Here I go “9 times 17?”or would it be counting backwards this time?

Statutory Warning: Calculator users and senior citizens above the age of 30 years are hereby warned against trying these stunts which may result in total insanity!



  1. Forgotten that multiplication table [ used to recite them when i was in elementary while walking going to school—and when i tripped/ stumble have to start again from the beginning]. I heard some people are good with mental math…I guess you are one of them.

  2. ramesh says:

    I also suffer from not forgetting numbers.Any number will do. 2+9=11 12345679×9=111111111 Many more are there but at present I am getting late for work

  3. Nuggehalli Pankaja says:

    Sorry, I have never been good with numbers. I used to get almost zero in mathamatic’s class, while topping the English class. So. not in a position to air my views re. this piece. But the response of your prince charming gives me pleasure.
    He should do it more often.

  4. vimala ramu says:

    Dear Pankaja,
    If you mean Ramesh, that’s my son in law. Another male commentor Shridhar is a good friend of mine.

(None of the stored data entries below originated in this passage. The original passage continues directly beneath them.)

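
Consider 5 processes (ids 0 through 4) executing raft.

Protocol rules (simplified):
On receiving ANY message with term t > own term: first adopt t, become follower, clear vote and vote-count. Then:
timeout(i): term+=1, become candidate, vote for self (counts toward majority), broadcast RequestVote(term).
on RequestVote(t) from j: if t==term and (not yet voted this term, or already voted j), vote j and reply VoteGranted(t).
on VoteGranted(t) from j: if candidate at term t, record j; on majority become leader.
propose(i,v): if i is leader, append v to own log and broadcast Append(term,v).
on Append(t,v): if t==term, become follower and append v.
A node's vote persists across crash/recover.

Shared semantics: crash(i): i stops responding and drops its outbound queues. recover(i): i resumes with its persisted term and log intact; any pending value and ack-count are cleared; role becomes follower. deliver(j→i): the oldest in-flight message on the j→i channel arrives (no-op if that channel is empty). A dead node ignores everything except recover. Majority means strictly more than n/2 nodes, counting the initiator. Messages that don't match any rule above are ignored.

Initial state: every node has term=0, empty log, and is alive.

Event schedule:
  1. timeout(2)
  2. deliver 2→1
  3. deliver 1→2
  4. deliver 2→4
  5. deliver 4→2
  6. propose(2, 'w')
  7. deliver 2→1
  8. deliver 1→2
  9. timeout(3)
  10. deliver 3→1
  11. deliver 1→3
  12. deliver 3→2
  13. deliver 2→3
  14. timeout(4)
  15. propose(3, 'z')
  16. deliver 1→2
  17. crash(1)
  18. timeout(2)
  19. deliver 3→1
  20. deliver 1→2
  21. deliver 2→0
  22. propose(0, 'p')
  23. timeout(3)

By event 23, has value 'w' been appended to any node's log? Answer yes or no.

yes

e1 timeout(2): 2[cand,t=1,-]
e2 deliver 2→1: 1[foll,t=1,-]
e3 deliver 1→2: ·
e4 deliver 2→4: 4[foll,t=1,-]
e5 deliver 4→2: 2[lead,t=1,-]
e6 propose(2,'w'): 2[lead,t=1,w]
e7 deliver 2→1: 1[foll,t=1,w]
e8 deliver 1→2: ·
e9 timeout(3): 3[cand,t=1,-]
e10 deliver 3→1: ·
e11 deliver 1→3: ·
e12 deliver 3→2: ·
e13 deliver 2→3: ·
e14 timeout(4): 4[cand,t=2,-]
e15 propose(3,'z'): ·
e16 deliver 1→2: ·
e17 crash(1): 1[✗foll,t=1,w]
e18 timeout(2): 2[cand,t=2,w]
e19 deliver 3→1: ·
e20 deliver 1→2: ·
e21 deliver 2→0: 0[foll,t=1,-]
e22 propose(0,'p'): ·
e23 timeout(3): 3[cand,t=2,-]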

Thanks for responding.

  5. Sneha says:

    Interesting thought process, I could almost visualize in sheer horror what it must have felt like…You sure have a fertile imaginative mind.
    Keep these articles coming; they serve like fodder in my busy and hectic life!

  6. sonal shree says:

    I envy you and have no hesitation in admitting that I am one of those senior citizens below 30 who has a fear of Mathematics. I have always been so pathetic at calculations.
    Nice read as always.

    • vimala ramu says:

      So Geeta, you are catching up with all my old blogs which are already out of my system. Thanks a lot anyway.